The 16 former Enron executives led by Jeffrey Skilling and Kenneth Lay, the audit chain including the audit committee, and the independent public auditor who aided in the misrepresentation of Enron’s financial condition are responsible for Enron’s downfall. I believe the culture of an organization is a derivative of what the top management preaches. In case of Enron, the top management knew about the corruption and questionable accounting practice, and instead of correcting it, they maintained moral muteness. The breach of the public trust and malpractices came to attention when the whistleblower Ms. Watkins wrote a letter to Mr. Lay commenting on the off-balance sheet accounting arrangements employed by Enron to obscure massive losses.

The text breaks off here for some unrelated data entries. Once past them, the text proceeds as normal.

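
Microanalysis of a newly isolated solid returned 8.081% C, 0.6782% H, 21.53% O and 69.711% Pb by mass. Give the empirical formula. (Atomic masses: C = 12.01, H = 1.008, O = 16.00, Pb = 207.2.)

C2H2O4Pb

Assume 100 g: 8.081 g C, 0.6782 g H, 21.53 g O, 69.711 g Pb.
C: 8.081 g ÷ 12.01 g/mol = 0.6729 mol
H: 0.6782 g ÷ 1.008 g/mol = 0.6728 mol
O: 21.53 g ÷ 16.00 g/mol = 1.346 mol
Pb: 69.711 g ÷ 207.2 g/mol = 0.3364 mol
Ratios (÷ 0.3364): C 2.000, H 2.000, O 4.000, Pb 1.000
Ratio ≈ 2:2:4:1, so the empirical formula is C2H2O4Pb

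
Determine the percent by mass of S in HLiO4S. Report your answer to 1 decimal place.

Molar mass = 1(1.008) + 1(6.94) + 4(16.00) + 1(32.07) = 104.018 g/mol
Mass of S per mole = 1 × 32.07 = 32.070 g
% S = 32.070 / 104.018 × 100 = 30.8%

30.8%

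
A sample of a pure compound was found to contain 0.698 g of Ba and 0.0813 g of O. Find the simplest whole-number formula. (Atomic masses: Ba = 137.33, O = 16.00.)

BaO

Ba: 0.698 g ÷ 137.33 g/mol = 0.005083 mol
O: 0.0813 g ÷ 16.00 g/mol = 0.005081 mol
Divide by the smallest (0.005081 mol O): Ba 1.000, O 1.000
≈ 1:1 → BaO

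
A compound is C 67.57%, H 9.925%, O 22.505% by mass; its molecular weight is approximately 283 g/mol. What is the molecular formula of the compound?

Assume 100 g: 67.57 g C, 9.925 g H, 22.505 g O.
n(C) = 67.57/12.01 = 5.626, n(H) = 9.925/1.008 = 9.846, n(O) = 22.505/16.00 = 1.407
Ratios (÷ 1.407): C 4.000, H 7.000, O 1.000
≈ 4:7:1 → C4H7O
Empirical-formula mass = 71.10 g/mol
n = 283 / 71.10 = 3.98 ≈ 4
Molecular formula = (C4H7O)×4 = C16H28O4

C16H28O4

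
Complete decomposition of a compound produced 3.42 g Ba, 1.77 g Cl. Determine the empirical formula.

n(Ba) = 3.42/137.33 = 0.0249, n(Cl) = 1.77/35.45 = 0.04993
Ratios (÷ 0.0249): Ba 1.000, Cl 2.005
≈ 1:2 → BaCl2

BaCl2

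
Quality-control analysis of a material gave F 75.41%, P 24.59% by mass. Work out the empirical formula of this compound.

Assume 100 g: 75.41 g F, 24.59 g P.
F: 75.41 g ÷ 19.00 g/mol = 3.969 mol
P: 24.59 g ÷ 30.97 g/mol = 0.794 mol
Divide by the smallest (0.794 mol P): F 4.999, P 1.000
Ratio ≈ 5:1, so the empirical formula is F5P

F5P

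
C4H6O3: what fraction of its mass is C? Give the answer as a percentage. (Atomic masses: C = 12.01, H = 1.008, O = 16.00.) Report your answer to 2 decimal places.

Molar mass = 4(12.01) + 6(1.008) + 3(16.00) = 102.088 g/mol
Mass of C per mole = 4 × 12.01 = 48.040 g
% C = 48.040 / 102.088 × 100 = 47.06%

47.06%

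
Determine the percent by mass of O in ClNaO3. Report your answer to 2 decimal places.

45.10%

Molar mass = 1(35.45) + 1(22.99) + 3(16.00) = 106.440 g/mol
Mass of O per mole = 3 × 16.00 = 48.000 g
% O = 48.000 / 106.440 × 100 = 45.10%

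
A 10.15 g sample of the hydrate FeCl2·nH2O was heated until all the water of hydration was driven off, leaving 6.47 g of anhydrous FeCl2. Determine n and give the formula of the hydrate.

FeCl2·4H2O

Mass of water lost = 10.15 − 6.47 = 3.68 g → 3.68 / 18.02 = 0.2042 mol H2O
Molar mass of FeCl2 = 126.75 g/mol → mol FeCl2 = 6.47 / 126.75 = 0.05105
n = 0.2042 / 0.05105 = 4.00 ≈ 4 → FeCl2·4H2O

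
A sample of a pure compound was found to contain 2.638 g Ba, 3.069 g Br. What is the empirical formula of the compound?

BaBr2

Ba: 2.638 g ÷ 137.33 g/mol = 0.01921 mol
Br: 3.069 g ÷ 79.90 g/mol = 0.03841 mol
Ratios (÷ 0.01921): Ba 1.000, Br 2.000
Ratio ≈ 1:2, so the empirical formula is BaBr2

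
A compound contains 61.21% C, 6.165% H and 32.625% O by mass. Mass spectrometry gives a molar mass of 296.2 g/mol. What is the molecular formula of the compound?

C15H18O6

Assume 100 g: 61.21 g C, 6.165 g H, 32.625 g O.
Moles — C: 61.21 / 12.01 = 5.097 mol; H: 6.165 / 1.008 = 6.116 mol; O: 32.625 / 16.00 = 2.039 mol
Ratios (÷ 2.039): C 2.499, H 2.999, O 1.000
Multiply by 2: C 5.00, H 6.00, O 2.00 → C5H6O2
Empirical-formula mass = 98.10 g/mol
n = 296.2 / 98.10 = 3.02 ≈ 3
Molecular formula = (C5H6O2)×3 = C15H18O6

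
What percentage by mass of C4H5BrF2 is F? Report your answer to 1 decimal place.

Molar mass = 4(12.01) + 5(1.008) + 1(79.90) + 2(19.00) = 170.980 g/mol
Mass of F per mole = 2 × 19.00 = 38.000 g
% F = 38.000 / 170.980 × 100 = 22.2%

22.2%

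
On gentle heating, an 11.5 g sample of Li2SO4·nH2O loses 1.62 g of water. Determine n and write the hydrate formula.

Li2SO4·H2O

Mass of anhydrous Li2SO4 = 11.5 − 1.62 = 9.88 g
mol H2O = 1.62 / 18.02 = 0.0899
Molar mass of Li2SO4 = 109.95 g/mol → mol Li2SO4 = 9.88 / 109.95 = 0.08986
n = 0.0899 / 0.08986 = 1.00 ≈ 1 → Li2SO4·H2O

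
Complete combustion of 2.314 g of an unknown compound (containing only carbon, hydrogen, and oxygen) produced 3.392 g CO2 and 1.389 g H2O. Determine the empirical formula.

CH2O

mol C = 3.392 / 44.01 = 0.07707; mass C = 0.07707 × 12.01 = 0.9257 g
mol H = 2 × (1.389 / 18.02) = 0.1542; mass H = 0.1542 × 1.008 = 0.1554 g
mass O = 2.314 − (1.081) = 1.233 g → mol O = 0.07706
Ratios (÷ 0.07706): C 1.000, H 2.001, O 1.000
→ CH2O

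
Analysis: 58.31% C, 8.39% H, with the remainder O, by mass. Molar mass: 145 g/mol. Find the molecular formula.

Assume 100 g: 58.31 g C, 8.39 g H, 33.3 g O.
Moles — C: 58.31 / 12.01 = 4.855 mol; H: 8.39 / 1.008 = 8.323 mol; O: 33.3 / 16.00 = 2.081 mol
Smallest is O at 2.081 mol; normalising gives C 2.333, H 3.999, O 1.000
Scaling by 3: C 7.00, H 12.00, O 3.00 → C7H12O3
Empirical-formula mass = 144.17 g/mol
n = 145 / 144.17 = 1.01 ≈ 1
Molecular formula = empirical formula = C7H12O3

C7H12O3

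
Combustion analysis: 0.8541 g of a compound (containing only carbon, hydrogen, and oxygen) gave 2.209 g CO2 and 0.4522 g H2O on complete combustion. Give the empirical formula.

mol C = 2.209 / 44.01 = 0.05019; mass C = 0.05019 × 12.01 = 0.6028 g
mol H = 2 × (0.4522 / 18.02) = 0.05019; mass H = 0.05019 × 1.008 = 0.05059 g
mass O = 0.8541 − (0.6534) = 0.2007 g → mol O = 0.01254
Divide by the smallest (0.01254 mol O): C 4.002, H 4.001, O 1.000
→ C4H4O

C4H4O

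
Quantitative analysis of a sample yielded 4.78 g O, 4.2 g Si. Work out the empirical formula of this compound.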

Significance of the Theory of Moral Muteness (the three ‘threats’) to Enron
At Enron, the culture of fraudulent accounting practices continued for a while since it was shadowed by the top management and as a result, there was no room for disagreements as that would have resulted in one against many, which goes to back to the concept of threat to the harmony of moral muteness. Any moral discourse would have caused management to mend their ways and find effective solutions to deal with loses, which would have been a significant threat to their image, power and effectiveness.
Enron was going on top speed with shares trading at $90.75 and hence as explained by the concept of threat to efficiency, any moral discourse would have caused slowing down things. This was eventually caused when the whistleblower Ms. Watkins created a wave or morality within Enron resulting in investigations and caused shares to plummet down to $0.67.

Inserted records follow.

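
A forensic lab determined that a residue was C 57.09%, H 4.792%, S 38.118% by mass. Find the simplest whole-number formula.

C4H4S

Assume 100 g: 57.09 g C, 4.792 g H, 38.118 g S.
n(C) = 57.09/12.01 = 4.754, n(H) = 4.792/1.008 = 4.754, n(S) = 38.118/32.07 = 1.189
Ratios (÷ 1.189): C 3.999, H 4.000, S 1.000
→ C4H4S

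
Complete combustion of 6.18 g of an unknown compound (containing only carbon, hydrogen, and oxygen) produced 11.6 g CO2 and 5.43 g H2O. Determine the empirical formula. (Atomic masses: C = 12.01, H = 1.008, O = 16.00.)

mol C = 11.6 / 44.01 = 0.2636; mass C = 0.2636 × 12.01 = 3.166 g
mol H = 2 × (5.43 / 18.02) = 0.6027; mass H = 0.6027 × 1.008 = 0.6075 g
mass O = 6.18 − (3.773) = 2.407 g → mol O = 0.1504
Smallest is O at 0.1504 mol; normalising gives C 1.752, H 4.006, O 1.000
×4: C 7.01, H 16.02, O 4.00 → C7H16O4

C7H16O4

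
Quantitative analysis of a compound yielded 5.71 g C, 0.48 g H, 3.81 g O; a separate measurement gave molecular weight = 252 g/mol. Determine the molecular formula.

C12H12O6

Moles — C: 5.71 / 12.01 = 0.4754 mol; H: 0.48 / 1.008 = 0.4762 mol; O: 3.81 / 16.00 = 0.2381 mol
Divide by the smallest (0.2381 mol O): C 1.997, H 2.000, O 1.000
→ C2H2O
Empirical-formula mass = 42.04 g/mol
n = 252 / 42.04 = 5.99 ≈ 6
Molecular formula = (C2H2O)×6 = C12H12O6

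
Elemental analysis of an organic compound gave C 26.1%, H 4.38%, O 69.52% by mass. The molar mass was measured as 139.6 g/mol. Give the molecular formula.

C3H6O6

Assume 100 g: 26.1 g C, 4.38 g H, 69.52 g O.
n(C) = 26.1/12.01 = 2.173, n(H) = 4.38/1.008 = 4.345, n(O) = 69.52/16.00 = 4.345
Ratios (÷ 2.173): C 1.000, H 1.999, O 1.999
→ CH2O2
Empirical-formula mass = 46.03 g/mol
n = 139.6 / 46.03 = 3.03 ≈ 3
Molecular formula = (CH2O2)×3 = C3H6O6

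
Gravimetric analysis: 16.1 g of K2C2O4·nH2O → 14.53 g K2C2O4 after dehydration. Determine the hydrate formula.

Mass of water lost = 16.1 − 14.53 = 1.57 g → 1.57 / 18.02 = 0.08713 mol H2O
Molar mass of K2C2O4 = 166.22 g/mol → mol K2C2O4 = 14.53 / 166.22 = 0.08741
n = 0.08713 / 0.08741 = 1.00 ≈ 1 → K2C2O4·H2O

K2C2O4·H2O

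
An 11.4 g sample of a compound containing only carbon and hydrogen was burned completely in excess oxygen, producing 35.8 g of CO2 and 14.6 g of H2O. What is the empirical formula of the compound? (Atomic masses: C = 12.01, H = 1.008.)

mol C = 35.8 / 44.01 = 0.8135; mass C = 0.8135 × 12.01 = 9.770 g
mol H = 2 × (14.6 / 18.02) = 1.620; mass H = 1.620 × 1.008 = 1.633 g
Smallest is C at 0.8135 mol; normalising gives C 1.000, H 1.992
≈ 1:2 → CH2

CH2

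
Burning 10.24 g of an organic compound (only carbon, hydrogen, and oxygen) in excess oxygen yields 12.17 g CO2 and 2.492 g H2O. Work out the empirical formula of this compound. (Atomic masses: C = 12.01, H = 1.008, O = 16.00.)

mol C = 12.17 / 44.01 = 0.2765; mass C = 0.2765 × 12.01 = 3.321 g
mol H = 2 × (2.492 / 18.02) = 0.2766; mass H = 0.2766 × 1.008 = 0.2788 g
mass O = 10.24 − (3.600) = 6.640 g → mol O = 0.4150
Smallest is C at 0.2765 mol; normalising gives C 1.000, H 1.000, O 1.501
×2: C 2.00, H 2.00, O 3.00 → C2H2O3

C2H2O3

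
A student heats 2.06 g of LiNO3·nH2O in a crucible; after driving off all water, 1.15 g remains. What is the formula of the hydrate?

LiNO3·3H2O

Mass of water lost = 2.06 − 1.15 = 0.91 g → 0.91 / 18.02 = 0.0505 mol H2O
Molar mass of LiNO3 = 68.95 g/mol → mol LiNO3 = 1.15 / 68.95 = 0.01668
n = 0.0505 / 0.01668 = 3.03 ≈ 3 → LiNO3·3H2O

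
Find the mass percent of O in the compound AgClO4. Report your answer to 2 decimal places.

30.87%

Molar mass = 1(107.87) + 1(35.45) + 4(16.00) = 207.320 g/mol
Mass of O per mole = 4 × 16.00 = 64.000 g
% O = 64.000 / 207.320 × 100 = 30.87%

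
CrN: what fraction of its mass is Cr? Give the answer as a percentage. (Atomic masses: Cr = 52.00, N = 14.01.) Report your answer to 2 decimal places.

78.78%

Molar mass = 1(52.00) + 1(14.01) = 66.010 g/mol
Mass of Cr per mole = 1 × 52.00 = 52.000 g
% Cr = 52.000 / 66.010 × 100 = 78.78%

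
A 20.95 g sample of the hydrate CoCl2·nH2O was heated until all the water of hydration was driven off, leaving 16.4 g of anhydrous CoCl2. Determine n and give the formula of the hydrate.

Mass of water lost = 20.95 − 16.4 = 4.55 g → 4.55 / 18.02 = 0.2525 mol H2O
Molar mass of CoCl2 = 129.83 g/mol → mol CoCl2 = 16.4 / 129.83 = 0.1263
n = 0.2525 / 0.1263 = 2.00 ≈ 2 → CoCl2·2H2O

CoCl2·2H2O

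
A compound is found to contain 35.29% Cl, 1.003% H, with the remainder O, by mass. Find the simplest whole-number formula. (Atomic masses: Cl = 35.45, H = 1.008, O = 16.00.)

Assume 100 g: 35.29 g Cl, 1.003 g H, 63.707 g O.
n(Cl) = 35.29/35.45 = 0.9955, n(H) = 1.003/1.008 = 0.995, n(O) = 63.707/16.00 = 3.982
Ratios (÷ 0.995): Cl 1.000, H 1.000, O 4.002
≈ 1:1:4 → ClHO4

ClHO4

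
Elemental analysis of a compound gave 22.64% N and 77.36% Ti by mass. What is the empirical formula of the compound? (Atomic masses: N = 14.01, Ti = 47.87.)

Assume 100 g: 22.64 g N, 77.36 g Ti.
n(N) = 22.64/14.01 = 1.616, n(Ti) = 77.36/47.87 = 1.616
Smallest is N at 1.616 mol; normalising gives N 1.000, Ti 1.000
Ratio ≈ 1:1, so the empirical formula is NTi

NTi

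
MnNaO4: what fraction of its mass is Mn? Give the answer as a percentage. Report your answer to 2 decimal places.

38.71%

Molar mass = 1(54.94) + 1(22.99) + 4(16.00) = 141.930 g/mol
Mass of Mn per mole = 1 × 54.94 = 54.940 g
% Mn = 54.940 / 141.930 × 100 = 38.71%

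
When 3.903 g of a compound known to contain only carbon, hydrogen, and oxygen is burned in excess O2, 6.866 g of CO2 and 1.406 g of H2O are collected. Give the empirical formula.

C4H4O3

mol C = 6.866 / 44.01 = 0.1560; mass C = 0.1560 × 12.01 = 1.874 g
mol H = 2 × (1.406 / 18.02) = 0.1560; mass H = 0.1560 × 1.008 = 0.1573 g
mass O = 3.903 − (2.031) = 1.872 g → mol O = 0.1170
Divide by the smallest (0.117 mol O): C 1.333, H 1.334, O 1.000
Multiply by 3: C 4.00, H 4.00, O 3.00 → C4H4O3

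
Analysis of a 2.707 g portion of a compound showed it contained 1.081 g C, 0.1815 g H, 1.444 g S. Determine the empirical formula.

Moles — C: 1.081 / 12.01 = 0.09001 mol; H: 0.1815 / 1.008 = 0.1801 mol; S: 1.444 / 32.07 = 0.04503 mol
Ratios (÷ 0.04503): C 1.999, H 3.999, S 1.000
≈ 2:4:1 → C2H4S

C2H4S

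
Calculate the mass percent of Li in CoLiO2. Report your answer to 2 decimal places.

Molar mass = 1(58.93) + 1(6.94) + 2(16.00) = 97.870 g/mol
Mass of Li per mole = 1 × 6.94 = 6.940 g
% Li = 6.940 / 97.870 × 100 = 7.09%

7.09%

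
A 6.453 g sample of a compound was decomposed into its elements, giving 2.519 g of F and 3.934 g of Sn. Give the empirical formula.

Moles — F: 2.519 / 19.00 = 0.1326 mol; Sn: 3.934 / 118.71 = 0.03314 mol
Smallest is Sn at 0.03314 mol; normalising gives F 4.001, Sn 1.000
≈ 4:1 → F4Sn

F4Sn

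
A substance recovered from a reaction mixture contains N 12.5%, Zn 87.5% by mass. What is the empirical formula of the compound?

N2Zn3

Assume 100 g: 12.5 g N, 87.5 g Zn.
Moles — N: 12.5 / 14.01 = 0.8922 mol; Zn: 87.5 / 65.38 = 1.338 mol
Ratios (÷ 0.8922): N 1.000, Zn 1.500
×2: N 2.00, Zn 3.00 → N2Zn3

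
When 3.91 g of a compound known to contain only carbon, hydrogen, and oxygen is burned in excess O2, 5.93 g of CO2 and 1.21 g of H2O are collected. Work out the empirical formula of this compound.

mol C = 5.93 / 44.01 = 0.1347; mass C = 0.1347 × 12.01 = 1.618 g
mol H = 2 × (1.21 / 18.02) = 0.1343; mass H = 0.1343 × 1.008 = 0.1354 g
mass O = 3.91 − (1.754) = 2.156 g → mol O = 0.1348
Smallest is H at 0.1343 mol; normalising gives C 1.003, H 1.000, O 1.004
→ CHO

CHO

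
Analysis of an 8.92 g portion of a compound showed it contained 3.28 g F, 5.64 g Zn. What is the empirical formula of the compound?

F2Zn

Moles — F: 3.28 / 19.00 = 0.1726 mol; Zn: 5.64 / 65.38 = 0.08626 mol
Smallest is Zn at 0.08626 mol; normalising gives F 2.001, Zn 1.000
→ F2Zn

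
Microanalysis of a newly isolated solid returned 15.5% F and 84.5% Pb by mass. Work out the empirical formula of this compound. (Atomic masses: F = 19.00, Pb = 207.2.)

F2Pb

Assume 100 g: 15.5 g F, 84.5 g Pb.
n(F) = 15.5/19.00 = 0.8158, n(Pb) = 84.5/207.2 = 0.4078
Smallest is Pb at 0.4078 mol; normalising gives F 2.000, Pb 1.000
Ratio ≈ 2:1, so the empirical formula is F2Pb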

This case teaches an interesting lesson that problems occur when individuals don’t see the ethical issues. Finding some way to rationalize not speaking up about an ethical issue can delay the bubble burst for a while but eventually, the bubble grows and impacts on a larger scale. The long list of corporate scandals including Worldcom (2002), AIG (2005), Lehman Brothers (2008), and Wells Fargo (2017) etc. have caused SEC and other governing bodies to implement stricter controls through well-defined accounting standard with frequent audits. And while Enron won't be the last case of corporate malfeasance, its tale did initiate talks of business ethics and corporate integrity.